Open jarlva opened 5 years ago
Hmm, it seems overfitting. subsample
parameter in TPOT API may help.
Hey @jheffez , also what is your cv method? That could have impact.
In addition, I have been using pareto front optimized pipelines and find out in most cases they overfit. Usually i test pipelines that are 2 or 3 levels deep (as compared to 5-6+ levels) and can get better performing pipelines that dont overfit.
@weixuanfu what would you suggest for a subsample ratio?
Hmm, we didn't detect many overfitting cases in our tests before. Could you please provide a demo for reproducing this issue?
Usually I used subsample=0.75
or specify train/test splits via cv
parameter to deal with overfitting issue.
Tell us more about your data. How big is your training dataset and testing dataset (rows, columns)?
My training dataset is:
1 102
0 96
As far as subsample
, since the 0's/1's samples are about even I don't think it's an issue.
I'll try to increase the samples, play with the cv split parameters.
Is there a way to set the tpot scoring/quantifying based on prediction?
What about the features? How many / what kind of features?
15 CV folds is likely too many as well. That means each test fold is ~12 samples. With a dataset that size, I'd say go down to 5 folds in CV.
I reduced CV to 5 and able to get perfect score (all 1's). Yet, prediction is not good.
Is there a way to score/quantify using the prediction score?

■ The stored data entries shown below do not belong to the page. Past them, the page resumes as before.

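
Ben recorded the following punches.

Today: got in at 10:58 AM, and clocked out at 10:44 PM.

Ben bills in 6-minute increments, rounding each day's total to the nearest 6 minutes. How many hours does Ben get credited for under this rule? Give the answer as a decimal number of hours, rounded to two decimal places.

Today: 10:58 AM–10:44 PM = 11 h 46 min → rounds to 11 h 48 min

11.80 hours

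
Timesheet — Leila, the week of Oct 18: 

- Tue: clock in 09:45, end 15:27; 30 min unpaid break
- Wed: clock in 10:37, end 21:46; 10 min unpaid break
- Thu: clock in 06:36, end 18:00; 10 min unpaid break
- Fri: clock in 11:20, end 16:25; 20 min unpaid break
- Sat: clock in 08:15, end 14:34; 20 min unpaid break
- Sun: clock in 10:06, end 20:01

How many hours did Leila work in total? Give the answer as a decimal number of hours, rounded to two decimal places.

48.07 hours

Tue: 09:45–15:27 = 5 h 42 min; less 30 min break → 5 h 12 min
Wed: 10:37–21:46 = 11 h 9 min; less 10 min break → 10 h 59 min
Thu: 06:36–18:00 = 11 h 24 min; less 10 min break → 11 h 14 min
Fri: 11:20–16:25 = 5 h 5 min; less 20 min break → 4 h 45 min
Sat: 08:15–14:34 = 6 h 19 min; less 20 min break → 5 h 59 min
Sun: 10:06–20:01 = 9 h 55 min
Total: 5 h 12 min + 10 h 59 min + 11 h 14 min + 4 h 45 min + 5 h 59 min + 9 h 55 min = 48 h 4 min.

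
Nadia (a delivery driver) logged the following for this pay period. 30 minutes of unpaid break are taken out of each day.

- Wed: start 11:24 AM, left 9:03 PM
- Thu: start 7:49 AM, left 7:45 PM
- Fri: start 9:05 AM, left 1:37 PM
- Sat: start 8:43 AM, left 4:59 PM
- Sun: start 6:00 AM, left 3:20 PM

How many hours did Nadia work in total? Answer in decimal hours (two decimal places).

41.22 hours

Wed: 11:24 AM–9:03 PM = 9 h 39 min; less 30 min break → 9 h 9 min
Thu: 7:49 AM–7:45 PM = 11 h 56 min; less 30 min break → 11 h 26 min
Fri: 9:05 AM–1:37 PM = 4 h 32 min; less 30 min break → 4 h 2 min
Sat: 8:43 AM–4:59 PM = 8 h 16 min; less 30 min break → 7 h 46 min
Sun: 6:00 AM–3:20 PM = 9 h 20 min; less 30 min break → 8 h 50 min
Total: 9 h 9 min + 11 h 26 min + 4 h 2 min + 7 h 46 min + 8 h 50 min = 41 h 13 min.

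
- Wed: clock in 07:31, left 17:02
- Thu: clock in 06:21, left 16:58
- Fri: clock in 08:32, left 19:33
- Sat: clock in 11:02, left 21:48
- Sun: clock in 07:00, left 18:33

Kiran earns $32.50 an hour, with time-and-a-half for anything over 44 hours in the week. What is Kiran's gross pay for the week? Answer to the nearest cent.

$1891.50

Wed: 07:31–17:02 = 9 h 31 min
Thu: 06:21–16:58 = 10 h 37 min
Fri: 08:32–19:33 = 11 h 1 min
Sat: 11:02–21:48 = 10 h 46 min
Sun: 07:00–18:33 = 11 h 33 min
Total worked: 53 h 28 min = 3208 min.
Regular 44 h 0 min = 2640 min at $32.50/h; overtime 9 h 28 min = 568 min at $48.75/h.
Pay = (2640 × $32.50 + 568 × $48.75) ÷ 60 = $1891.50.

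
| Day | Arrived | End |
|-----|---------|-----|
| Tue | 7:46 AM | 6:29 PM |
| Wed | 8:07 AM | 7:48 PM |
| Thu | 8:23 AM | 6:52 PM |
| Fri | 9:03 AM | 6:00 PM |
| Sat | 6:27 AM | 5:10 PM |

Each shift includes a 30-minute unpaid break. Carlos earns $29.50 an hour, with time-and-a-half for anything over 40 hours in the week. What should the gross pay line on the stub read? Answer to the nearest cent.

Tue: 7:46 AM–6:29 PM = 10 h 43 min; less 30 min break → 10 h 13 min
Wed: 8:07 AM–7:48 PM = 11 h 41 min; less 30 min break → 11 h 11 min
Thu: 8:23 AM–6:52 PM = 10 h 29 min; less 30 min break → 9 h 59 min
Fri: 9:03 AM–6:00 PM = 8 h 57 min; less 30 min break → 8 h 27 min
Sat: 6:27 AM–5:10 PM = 10 h 43 min; less 30 min break → 10 h 13 min
Total worked: 50 h 3 min = 3003 min.
Regular 40 h 0 min = 2400 min at $29.50/h; overtime 10 h 3 min = 603 min at $44.25/h.
Pay = (2400 × $29.50 + 603 × $44.25) ÷ 60 = $1624.71.

$1624.71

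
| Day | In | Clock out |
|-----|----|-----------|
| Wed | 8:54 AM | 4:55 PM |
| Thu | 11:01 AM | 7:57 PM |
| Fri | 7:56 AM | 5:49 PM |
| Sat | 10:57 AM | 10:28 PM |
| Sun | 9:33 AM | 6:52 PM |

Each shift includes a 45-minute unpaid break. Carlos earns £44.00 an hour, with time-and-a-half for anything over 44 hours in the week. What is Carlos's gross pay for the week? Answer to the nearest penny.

£1932.33

Wed: 8:54 AM–4:55 PM = 8 h 1 min; less 45 min break → 7 h 16 min
Thu: 11:01 AM–7:57 PM = 8 h 56 min; less 45 min break → 8 h 11 min
Fri: 7:56 AM–5:49 PM = 9 h 53 min; less 45 min break → 9 h 8 min
Sat: 10:57 AM–10:28 PM = 11 h 31 min; less 45 min break → 10 h 46 min
Sun: 9:33 AM–6:52 PM = 9 h 19 min; less 45 min break → 8 h 34 min
Total worked: 43 h 55 min = 2635 min.
Regular 43 h 55 min = 2635 min at £44.00/h; overtime 0 h 0 min = 0 min at £66.00/h.
Pay = (2635 × £44.00 + 0 × £66.00) ÷ 60 = £1932.33.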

Is the data being shuffled? Are all the 0's and 1's grouped together in the dataset?
This smells like a data issue to me.
Yes, I randomize and stratify the train/test data to get an even portions of 0's and 1's. I wish someone can answer the question: Is there a way to score/quantify using the prediction score?
Can you please clarify what you mean by 'score/quantify using the prediction score'? Do you mean use the testing score as the metric for optimization?
Yap, since the train score, in this case, seems to overfit. It would be great to be able to choose which score to use: the train or the prediction.
You shouldn't use the testing score as the optimization criteria, as the algorithm will just overfit to the testing data. That is why the responses in this issue have focused on addressing the underlying issues that would cause the algorithm to overfit on the training data, such as CV scheme and data organization.
What happens if you fit a RandomForestClassifier
to your training data? What's the 5-fold CV score, and what's the score on the testing set?
In a binary classification problem tpot is able to get a perfect score! Both in confusion matrix and classification report (all 1's!). However, prediction test set is around 0.6.. Tried using the following scoring. None help.
`Score = [ 'balanced_accuracy', 'f1', 'f1_macro', 'f1_weighted', 'average_precision']
tpot = TPOTClassifier(generations= 3, population_size=20, verbosity= 2, random_state=42, early_stop=3, scoring= xx, max_time_mins= 10 , n_jobs= cpus, cv=StratifiedKFold(n_splits=15) )`
Any idea what's the cause/how to fix?